HAMPIR MENANGIS DI ENDGAME GOES TO CAMPUS

Acara Endgame Goes to Campus yang berlangsung di Universitas Diponegoro pada 19 Desember lalu berhasil membuatku tidak mengantuk, padahal durasi obrolan cukup lama. Aku ingat, bukan sekali atau dua kali ketika menghadiri acara formal seperti kajian dan ceramah, keseringan ketiduran ditengah-tengah acara. Malah yang ini justru sebaliknya. Aku benar-benar senang dan ingin sekali mendengarkan lagi dan lagi.

Saat perjalanan menuju Undip yang berlokasi di Tembalang, Semarang, sempat terlintas, “Jangan-jangan nanti aku menangis? Eh, tidak mungkin. Kan obrolan Endgame kali ini tentang pendidikan. Tidak mungkin kalau membuat menangis, malahan buat mikir lama karena terlalu kompleks.”

Pendidikan yang Berakar, adalah tema yang dibahas bersama Gita Wirjawan dan Watiek Ideo. Acara berlangsung di auditorium Dekanat Fakultas Tenik. Aku sudah menduga, pasti akan penuh dan benar adanya. Satu ruangan penuh dengan mahasiswa/i dan masyarakat umum dari beragam profesi, terutama di bidang pendidikan.

Ada yang membuatku cukup terkejut ketika MC menyebut best-paper dan tidak lama setelah itu, seorang laki-laki dengan iket di kepala maju ke panggung dan mempresentasikan hasil atau lebih tepatnya menceritakan latar belakang terkait paper-nya. Bagian ini membuatku terpukau sekaligus nyesek.

Anak Usia Emas, Ayah dan Ibu Cerdas: Pembelajaran Sepanjang Hayat untuk Orang Tua, adalah judul dari best-paper tersebut yang ditulis oleh Eleazar dan Schalke.

Beberapa data terkait tingkat pendidikan orang tua akan berpengaruh dengan kecerdasan anak juga disebutkan di sini. Sepasang mataku tiba-tiba terasa pedas, bukan karena kelilipan, tetapi, mengetahui fakta yang menyedihkan. Saat itu aku teringat rumah. Rasanya ingin menangis, tetapi, segera kuurungkan. Ini, kan, bukan acara ESQ. Aku hanya mengatakan pada diriku, “Aku bersyukur sekaligus sedih.”

Jika dilihat dari judul, kamu pasti sudah bisa menebak isi dari paper itu, tetapi, jika bisa membaca lebih lengkap, aku akan lebih senang. Kapan-kapan akan kucari lagi. Dalam presentasi alias cerita yang super singkat itu, Kak Eleazar mengatakan, “Kesepian yang dialami oleh anak-anak yang ditinggal orang tua bekerja.” Menyadari hal tersebut terjadi sejak lama dan turun temurun, kamu merasakan juga, kah?

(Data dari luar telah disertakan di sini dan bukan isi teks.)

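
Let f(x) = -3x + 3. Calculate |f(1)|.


f(1) = 0
|0| = 0

0


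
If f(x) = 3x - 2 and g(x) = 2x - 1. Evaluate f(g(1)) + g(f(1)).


f(g(1)) = 1
g(f(1)) = 1
Sum = 2

2


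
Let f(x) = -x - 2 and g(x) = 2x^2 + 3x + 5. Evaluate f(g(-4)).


g(-4) = 25
f(25) = -27

-27


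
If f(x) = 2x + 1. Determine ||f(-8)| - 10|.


f(-8) = -15
|-15| = 15
|15 - 10| = 5

5


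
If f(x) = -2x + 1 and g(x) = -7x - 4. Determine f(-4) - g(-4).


f(-4) = 9
g(-4) = 24
Difference = -15

-15


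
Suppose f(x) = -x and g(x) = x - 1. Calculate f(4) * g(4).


f(4) = -4
g(4) = 3
Product = -12

-12


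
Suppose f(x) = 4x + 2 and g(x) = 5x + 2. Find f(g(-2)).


g(-2) = -8
f(-8) = -30

-30


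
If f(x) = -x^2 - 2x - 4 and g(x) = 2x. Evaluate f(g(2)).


g(2) = 4
f(4) = (-1)*(4)^2 - 2*(4) - 4 = -28

-28


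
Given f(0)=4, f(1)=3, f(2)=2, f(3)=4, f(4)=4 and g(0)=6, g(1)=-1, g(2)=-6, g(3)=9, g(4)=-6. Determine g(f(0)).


f(0) = 4
g(4) = -6

-6


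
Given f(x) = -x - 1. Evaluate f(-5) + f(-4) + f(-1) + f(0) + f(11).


f(-5) = 4
f(-4) = 3
f(-1) = 0
f(0) = -1
f(11) = -12
Sum = -6

-6


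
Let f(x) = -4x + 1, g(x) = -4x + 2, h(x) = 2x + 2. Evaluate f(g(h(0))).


h(0) = 2
g(2) = -6
f(-6) = 25

25


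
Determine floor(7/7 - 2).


7/7 = 1
1 - 2 = -1
floor(-1) = -1

-1


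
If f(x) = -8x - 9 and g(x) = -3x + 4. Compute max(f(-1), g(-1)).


7


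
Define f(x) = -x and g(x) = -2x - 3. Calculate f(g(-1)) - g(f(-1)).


f(g(-1)) = 1
g(f(-1)) = -5
Difference = 6

6


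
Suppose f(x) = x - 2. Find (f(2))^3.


0


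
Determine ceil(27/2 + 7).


27/2 = 13.5
13.5 + 7 = 20.5
ceil(20.5) = 21

21


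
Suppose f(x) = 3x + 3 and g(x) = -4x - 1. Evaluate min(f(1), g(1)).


f(1) = 6
g(1) = -5
min = -5

-5


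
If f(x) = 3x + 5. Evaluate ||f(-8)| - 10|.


f(-8) = -19
|-19| = 19
|19 - 10| = 9

9


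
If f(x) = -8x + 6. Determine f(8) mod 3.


f(8) = -58
-58 mod 3 = 2

2


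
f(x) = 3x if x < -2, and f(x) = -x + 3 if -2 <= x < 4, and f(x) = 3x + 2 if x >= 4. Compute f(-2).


-2 satisfies -2 <= x < 4
f(-2) = 5

5


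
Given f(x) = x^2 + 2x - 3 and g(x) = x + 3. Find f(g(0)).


g(0) = 3
f(3) = 1*(3)^2 + 2*(3) - 3 = 12

12


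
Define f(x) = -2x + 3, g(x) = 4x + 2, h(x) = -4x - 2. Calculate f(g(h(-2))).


-49


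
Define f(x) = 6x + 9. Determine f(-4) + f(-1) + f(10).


f(-4) = -15
f(-1) = 3
f(10) = 69
Sum = 57

57


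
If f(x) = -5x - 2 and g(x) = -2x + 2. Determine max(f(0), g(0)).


f(0) = -2
g(0) = 2
max = 2

2


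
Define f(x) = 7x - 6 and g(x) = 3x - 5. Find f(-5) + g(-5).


f(-5) = -41
g(-5) = -20
Sum = -61

-61


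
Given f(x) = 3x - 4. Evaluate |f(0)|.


f(0) = -4
|-4| = 4

4


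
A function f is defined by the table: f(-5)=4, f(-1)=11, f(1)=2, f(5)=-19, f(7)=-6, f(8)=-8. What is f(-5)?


4


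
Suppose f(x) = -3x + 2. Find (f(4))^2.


100


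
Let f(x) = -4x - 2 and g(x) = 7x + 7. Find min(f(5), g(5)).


f(5) = -22
g(5) = 42
min = -22

-22


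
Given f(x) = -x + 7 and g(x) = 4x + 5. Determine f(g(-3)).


g(-3) = -7
f(-7) = 14

14


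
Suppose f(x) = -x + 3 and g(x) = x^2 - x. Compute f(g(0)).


g(0) = 0
f(0) = 3

3


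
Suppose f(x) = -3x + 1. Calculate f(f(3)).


f(3) = -8
f(-8) = 25

25


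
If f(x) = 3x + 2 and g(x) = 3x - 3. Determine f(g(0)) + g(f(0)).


f(g(0)) = -7
g(f(0)) = 3
Sum = -4

-4


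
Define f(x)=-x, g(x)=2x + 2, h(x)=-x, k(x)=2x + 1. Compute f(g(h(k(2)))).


k(2) = 5
h(5) = -5
g(-5) = -8
f(-8) = 8

8


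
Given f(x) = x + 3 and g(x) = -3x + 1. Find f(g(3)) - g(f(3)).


f(g(3)) = -5
g(f(3)) = -17
Difference = 12

12


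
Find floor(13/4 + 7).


13/4 = 3.25
3.25 + 7 = 10.25
floor(10.25) = 10

10


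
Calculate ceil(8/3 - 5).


8/3 = 2.6667
2.6667 - 5 = -2.3333
ceil(-2.3333) = -2

-2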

Saat bercerita, Kak El memperlihatkan beberapa foto, salah satunya seorang dewasa yang sedang membawa buku dengan latar belakang rak-rak berisi buku-buku. Bagian ini berhasil membuat ingatan masa kecil yang sangat jauh dengan buku-buku. Jangankan buku, membaca saja tidak lancar, “Beruntung sekali lahir di keluarga yang melek literasi sejak dini.” Lagi-lagi sepasang mataku kebas. Ingin rasanya langsung menangis. Ah, sialan.

Obrolan antara Pak Gita dan Ibu Watiek dimulai. Satu ruangan khidmat menyimak, sesekali tertawa karena hal lucu. Aku yang secara tidak sengaja kembali menginjakkan kaki diranah pendidikan lagi walaupun tidak sedalam orang-orang yang berprofesi sebagai guru atau konsultan pendidikan, merasa pendidikan bukan ranah yang bisa disepelekan, bagian ini menyangganya juga cukup berat. Tidak hanya satu tim pendidikan yang bergerak, tetapi semua lapisan masyarakat dan pemerintah.